The web is an ever-growing and dynamically changing world. Given the gigantic scale and dynamic nature of the web, it’s a nearly insurmountable task to maintain an up-to-date search engine index for the entire web. Therefore, one of the most important tasks of a search engine is to determine what part of the web is important and thus worth crawling more often, and reflect any updated content in their index in a timely manner. From a webmaster’s point of view, our mission is then to become a search engine’s favorite, and to make search engine robots visit our site more often than others. Here are a (non-exhaustive) list of factors that can affect the search engine’s crawl rate.
1. Relevant and Authoritative Backlinks
It’s a well known fact that backlinks help major search engines’ crawlers find your site and can give your site greater visibility in their search results. Especially links from relevant content and authoritative sources are considered a more powerful vote by search engines, and therefore are more likely to bring search engine robots to your website. Submitting your site to reputable and well-categorized web directories or major social networking sites helps your site get more exposed to crawlers.
2. Content Update and Pinging
Regular and frequent content update is another important factor that attract search engine robots. For example, the purpose of Google’s fresh crawl is to detect content update, and reflect the change in the search engine results immediately.
If your site is a blog, you can try existing pinging services such as pingomatic.com or Google’s Blog Search pinging service to proactively inform search engine robots of new posts and content changes.
3. Internal Link Structure
Another factor that affects search engine’s crawling rate is how the current page of a website is linked from other pages within the same website domain. Search engines determine the relative importance of the current page on a website based on the site’s overall internal link structure. Pages that are heavily linked to internally (e.g., site-wide pages) are considered important by search engines, and therefore receive more frequent visits from spiders.
4. Sitemap and Robots.txt
Creating a search engine sitemap for your site helps your site indexed more deeply as well as more frequently. With Google, you can create XML/TXT-formatted sitemap and submit it to your Google webmaster tools account. A typical sitemap contains a list of URLs for crawler to retrieve. If the sitemap is formatted in XML, you can specify extra information for crawlers, such as frequency of content change, last modification date, or relative importance of a page.
While sitemap informs crawlers which pages to retrieve, robots.txt does the opposite. That is, robots.txt prevents spiders from retrieving all or part of your website, which otherwise is publicly accessible by human. As webmasters become more SEO-savvy, they start to make use of robots.txt more actively (e.g., to eliminate duplicate content). But at the same time, it increases a chance for them to fumble robots.txt, and unwittingly block search engine spiders. In order to prevent any costly mistake, always arm yourself with the up-to-date syntax of robots.txt recommended by major search engines such as Google and Yahoo, and look out for Google’s crawl error reports.
5. Server Speed
Not to interfere with search engine’s crawling, the web server where your site is hosted should respond to a request in a reasonable time. Fast response time offers visitors good surfing experience. The same logic applies to search engine robots as well. Given that the search engine’s primary role is to provide users good searching experience, having your website hosted on a fast web server helps your site indexed faster and updated more frequently by search engine.
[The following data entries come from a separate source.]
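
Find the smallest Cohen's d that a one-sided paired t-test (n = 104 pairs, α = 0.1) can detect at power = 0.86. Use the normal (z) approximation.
d ≈ 0.23

Minimum detectable effect (paired t-test, normal approximation):
d = (z_α + z_β) / √n
d = (1.282 + 1.080) / √104
d = 2.362 / 10.198
d ≈ 0.23

By Cohen's convention (0.2 small / 0.5 medium / 0.8 large): small effect.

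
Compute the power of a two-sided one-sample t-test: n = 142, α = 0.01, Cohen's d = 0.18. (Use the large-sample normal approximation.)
Power ≈ 0.33

Power calculation (one-sample t-test, normal approximation):
z_β = d · √n - z_{α/2}
z_β = 0.18 · √142 - 2.576
z_β = 0.18 · 11.916 - 2.576
z_β = -0.431

Power = Φ(z_β) = Φ(-0.431) ≈ 0.333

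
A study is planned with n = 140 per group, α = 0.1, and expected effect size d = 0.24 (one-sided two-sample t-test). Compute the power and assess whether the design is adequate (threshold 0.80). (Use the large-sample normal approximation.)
Power ≈ 0.77; the study is underpowered (power < 0.80)

Power calculation (two-sample t-test, normal approximation):
z_β = d · √(n/2) - z_α
z_β = 0.24 · √(140/2) - 1.282
z_β = 0.24 · 8.367 - 1.282
z_β = 0.726

Power = Φ(z_β) = Φ(0.726) ≈ 0.766

Effect size d = 0.24 is small by Cohen's convention (0.2/0.5/0.8).

Threshold: power ≥ 0.80 is conventionally adequate.
Power ≈ 0.77 → the study is underpowered (power < 0.80).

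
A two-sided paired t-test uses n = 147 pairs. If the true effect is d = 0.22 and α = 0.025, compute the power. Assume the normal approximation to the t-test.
Power ≈ 0.66

Power calculation (paired t-test, normal approximation):
z_β = d · √n - z_{α/2}
z_β = 0.22 · √147 - 2.241
z_β = 0.22 · 12.124 - 2.241
z_β = 0.426

Power = Φ(z_β) = Φ(0.426) ≈ 0.665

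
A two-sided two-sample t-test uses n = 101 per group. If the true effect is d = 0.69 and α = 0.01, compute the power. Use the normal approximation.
Power ≈ 0.99

Power calculation (two-sample t-test, normal approximation):
z_β = d · √(n/2) - z_{α/2}
z_β = 0.69 · √(101/2) - 2.576
z_β = 0.69 · 7.106 - 2.576
z_β = 2.328

Power = Φ(z_β) = Φ(2.328) ≈ 0.990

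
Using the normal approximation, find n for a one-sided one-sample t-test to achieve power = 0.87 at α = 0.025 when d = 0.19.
n = 264

Sample size formula (one-sample t-test, normal approximation):
n = ((z_α + z_β) / d)²

z_α = 1.960 (for α = 0.025, one-sided)
z_β = 1.126 (for power = 0.87)
d = 0.19

n = ((1.960 + 1.126) / 0.19)²
n = (16.242)²
n ≈ 263.80
Round up to the next whole number: n = 264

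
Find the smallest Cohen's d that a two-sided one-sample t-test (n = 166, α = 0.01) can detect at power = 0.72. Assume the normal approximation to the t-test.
d ≈ 0.25

Minimum detectable effect (one-sample t-test, normal approximation):
d = (z_{α/2} + z_β) / √n
d = (2.576 + 0.583) / √166
d = 3.159 / 12.884
d ≈ 0.25

By Cohen's convention (0.2 small / 0.5 medium / 0.8 large): small effect.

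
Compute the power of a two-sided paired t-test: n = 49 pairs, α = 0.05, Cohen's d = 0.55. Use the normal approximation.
Power ≈ 0.97

Power calculation (paired t-test, normal approximation):
z_β = d · √n - z_{α/2}
z_β = 0.55 · √49 - 1.960
z_β = 0.55 · 7.000 - 1.960
z_β = 1.890

Power = Φ(z_β) = Φ(1.890) ≈ 0.971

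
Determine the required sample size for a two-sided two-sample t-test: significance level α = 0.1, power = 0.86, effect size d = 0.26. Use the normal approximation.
n = 220 per group

Sample size formula (two-sample t-test, normal approximation):
n = 2 · ((z_{α/2} + z_β) / d)²

z_{α/2} = 1.645 (for α = 0.1, two-sided)
z_β = 1.080 (for power = 0.86)
d = 0.26

n = 2 · ((1.645 + 1.080) / 0.26)²
n = 2 · (10.481)²
n ≈ 219.70
Round up to the next whole number: n = 220 per group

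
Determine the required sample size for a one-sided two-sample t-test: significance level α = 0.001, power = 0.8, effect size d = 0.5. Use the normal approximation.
n = 124 per group

Sample size formula (two-sample t-test, normal approximation):
n = 2 · ((z_α + z_β) / d)²

z_α = 3.090 (for α = 0.001, one-sided)
z_β = 0.842 (for power = 0.8)
d = 0.5

n = 2 · ((3.090 + 0.842) / 0.5)²
n = 2 · (7.864)²
n ≈ 123.68
Round up to the next whole number: n = 124 per group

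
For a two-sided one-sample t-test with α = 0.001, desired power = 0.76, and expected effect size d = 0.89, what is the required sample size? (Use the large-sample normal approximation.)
n = 21

Sample size formula (one-sample t-test, normal approximation):
n = ((z_{α/2} + z_β) / d)²

z_{α/2} = 3.291 (for α = 0.001, two-sided)
z_β = 0.706 (for power = 0.76)
d = 0.89

n = ((3.291 + 0.706) / 0.89)²
n = (4.491)²
n ≈ 20.17
Round up to the next whole number: n = 21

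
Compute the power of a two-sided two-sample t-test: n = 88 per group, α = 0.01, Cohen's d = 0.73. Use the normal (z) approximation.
Power ≈ 0.99

Power calculation (two-sample t-test, normal approximation):
z_β = d · √(n/2) - z_{α/2}
z_β = 0.73 · √(88/2) - 2.576
z_β = 0.73 · 6.633 - 2.576
z_β = 2.266

Power = Φ(z_β) = Φ(2.266) ≈ 0.988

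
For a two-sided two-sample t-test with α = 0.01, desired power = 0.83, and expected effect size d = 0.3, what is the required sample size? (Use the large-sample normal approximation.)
n = 277 per group

Sample size formula (two-sample t-test, normal approximation):
n = 2 · ((z_{α/2} + z_β) / d)²

z_{α/2} = 2.576 (for α = 0.01, two-sided)
z_β = 0.954 (for power = 0.83)
d = 0.3

n = 2 · ((2.576 + 0.954) / 0.3)²
n = 2 · (11.767)²
n ≈ 276.92
Round up to the next whole number: n = 277 per group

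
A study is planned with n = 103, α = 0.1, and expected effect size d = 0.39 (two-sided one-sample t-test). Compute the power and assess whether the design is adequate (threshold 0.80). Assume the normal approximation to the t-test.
Power ≈ 0.99; the study is adequately powered (power ≥ 0.80)

Power calculation (one-sample t-test, normal approximation):
z_β = d · √n - z_{α/2}
z_β = 0.39 · √103 - 1.645
z_β = 0.39 · 10.149 - 1.645
z_β = 2.313

Power = Φ(z_β) = Φ(2.313) ≈ 0.990

Effect size d = 0.39 is small by Cohen's convention (0.2/0.5/0.8).

Threshold: power ≥ 0.80 is conventionally adequate.
Power ≈ 0.99 → the study is adequately powered (power ≥ 0.80).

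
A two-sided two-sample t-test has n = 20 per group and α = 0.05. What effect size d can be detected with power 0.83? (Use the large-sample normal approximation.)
d ≈ 0.92

Minimum detectable effect (two-sample t-test, normal approximation):
d = (z_{α/2} + z_β) / √(n/2)
d = (1.960 + 0.954) / √(20/2)
d = 2.914 / 3.162
d ≈ 0.92

By Cohen's convention (0.2 small / 0.5 medium / 0.8 large): large effect.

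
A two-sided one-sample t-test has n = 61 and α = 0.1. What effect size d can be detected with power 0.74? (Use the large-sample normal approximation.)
d ≈ 0.29

Minimum detectable effect (one-sample t-test, normal approximation):
d = (z_{α/2} + z_β) / √n
d = (1.645 + 0.643) / √61
d = 2.288 / 7.810
d ≈ 0.29

By Cohen's convention (0.2 small / 0.5 medium / 0.8 large): small effect.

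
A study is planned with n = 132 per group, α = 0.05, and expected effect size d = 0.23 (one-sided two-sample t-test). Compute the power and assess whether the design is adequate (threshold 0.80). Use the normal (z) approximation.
Power ≈ 0.59; the study is underpowered (power < 0.80)

Power calculation (two-sample t-test, normal approximation):
z_β = d · √(n/2) - z_α
z_β = 0.23 · √(132/2) - 1.645
z_β = 0.23 · 8.124 - 1.645
z_β = 0.224

Power = Φ(z_β) = Φ(0.224) ≈ 0.588

Effect size d = 0.23 is small by Cohen's convention (0.2/0.5/0.8).

Threshold: power ≥ 0.80 is conventionally adequate.
Power ≈ 0.59 → the study is underpowered (power < 0.80).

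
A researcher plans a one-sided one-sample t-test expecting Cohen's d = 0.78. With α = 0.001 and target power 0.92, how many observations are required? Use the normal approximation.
n = 34

Sample size formula (one-sample t-test, normal approximation):
n = ((z_α + z_β) / d)²

z_α = 3.090 (for α = 0.001, one-sided)
z_β = 1.405 (for power = 0.92)
d = 0.78

n = ((3.090 + 1.405) / 0.78)²
n = (5.763)²
n ≈ 33.21
Round up to the next whole number: n = 34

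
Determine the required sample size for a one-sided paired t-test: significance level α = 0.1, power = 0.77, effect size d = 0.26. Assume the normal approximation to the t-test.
n = 61 pairs

Sample size formula (paired t-test, normal approximation):
n = ((z_α + z_β) / d)²

z_α = 1.282 (for α = 0.1, one-sided)
z_β = 0.739 (for power = 0.77)
d = 0.26

n = ((1.282 + 0.739) / 0.26)²
n = (7.773)²
n ≈ 60.42
Round up to the next whole number: n = 61 pairs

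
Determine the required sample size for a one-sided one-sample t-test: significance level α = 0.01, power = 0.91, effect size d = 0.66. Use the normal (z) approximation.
n = 31

Sample size formula (one-sample t-test, normal approximation):
n = ((z_α + z_β) / d)²

z_α = 2.326 (for α = 0.01, one-sided)
z_β = 1.341 (for power = 0.91)
d = 0.66

n = ((2.326 + 1.341) / 0.66)²
n = (5.556)²
n ≈ 30.87
Round up to the next whole number: n = 31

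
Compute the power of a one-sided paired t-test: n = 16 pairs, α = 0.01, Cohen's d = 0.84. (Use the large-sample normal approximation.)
Power ≈ 0.85

Power calculation (paired t-test, normal approximation):
z_β = d · √n - z_α
z_β = 0.84 · √16 - 2.326
z_β = 0.84 · 4.000 - 2.326
z_β = 1.034

Power = Φ(z_β) = Φ(1.034) ≈ 0.849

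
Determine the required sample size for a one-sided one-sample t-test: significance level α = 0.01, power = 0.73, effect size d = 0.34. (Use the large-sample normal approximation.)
n = 75

Sample size formula (one-sample t-test, normal approximation):
n = ((z_α + z_β) / d)²

z_α = 2.326 (for α = 0.01, one-sided)
z_β = 0.613 (for power = 0.73)
d = 0.34

n = ((2.326 + 0.613) / 0.34)²
n = (8.644)²
n ≈ 74.72
Round up to the next whole number: n = 75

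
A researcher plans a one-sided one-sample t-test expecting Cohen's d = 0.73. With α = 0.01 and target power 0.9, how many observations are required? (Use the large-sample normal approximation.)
n = 25

Sample size formula (one-sample t-test, normal approximation):
n = ((z_α + z_β) / d)²

z_α = 2.326 (for α = 0.01, one-sided)
z_β = 1.282 (for power = 0.9)
d = 0.73

n = ((2.326 + 1.282) / 0.73)²
n = (4.942)²
n ≈ 24.42
Round up to the next whole number: n = 25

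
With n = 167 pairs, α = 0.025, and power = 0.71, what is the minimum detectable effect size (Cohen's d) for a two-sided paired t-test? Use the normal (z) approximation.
d ≈ 0.22

Minimum detectable effect (paired t-test, normal approximation):
d = (z_{α/2} + z_β) / √n
d = (2.241 + 0.553) / √167
d = 2.795 / 12.923
d ≈ 0.22

By Cohen's convention (0.2 small / 0.5 medium / 0.8 large): small effect.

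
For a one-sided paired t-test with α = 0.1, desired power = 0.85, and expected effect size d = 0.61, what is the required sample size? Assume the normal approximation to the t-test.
n = 15 pairs

Sample size formula (paired t-test, normal approximation):
n = ((z_α + z_β) / d)²

z_α = 1.282 (for α = 0.1, one-sided)
z_β = 1.036 (for power = 0.85)
d = 0.61

n = ((1.282 + 1.036) / 0.61)²
n = (3.800)²
n ≈ 14.44
Round up to the next whole number: n = 15 pairs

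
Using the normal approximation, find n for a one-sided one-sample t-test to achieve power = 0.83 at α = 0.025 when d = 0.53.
n = 31

Sample size formula (one-sample t-test, normal approximation):
n = ((z_α + z_β) / d)²

z_α = 1.960 (for α = 0.025, one-sided)
z_β = 0.954 (for power = 0.83)
d = 0.53

n = ((1.960 + 0.954) / 0.53)²
n = (5.498)²
n ≈ 30.23
Round up to the next whole number: n = 31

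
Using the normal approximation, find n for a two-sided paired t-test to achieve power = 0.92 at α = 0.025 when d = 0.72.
n = 26 pairs

Sample size formula (paired t-test, normal approximation):
n = ((z_{α/2} + z_β) / d)²

z_{α/2} = 2.241 (for α = 0.025, two-sided)
z_β = 1.405 (for power = 0.92)
d = 0.72

n = ((2.241 + 1.405) / 0.72)²
n = (5.064)²
n ≈ 25.64
Round up to the next whole number: n = 26 pairs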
6. Set Crawl Rate Feature in Google Webmaster Tools
In your Google webmaster account, you can choose three different types of crawl speed for your website: Faster, normal, slower. The set crawl rate option is available only for top-level domain or sub-domains, but not for any internal pages or folders. An once requested crawl rate need to be renewed every 90 days. However, it’s reported that this feature does not guarantee an immediate effect on Google’s crawl rate.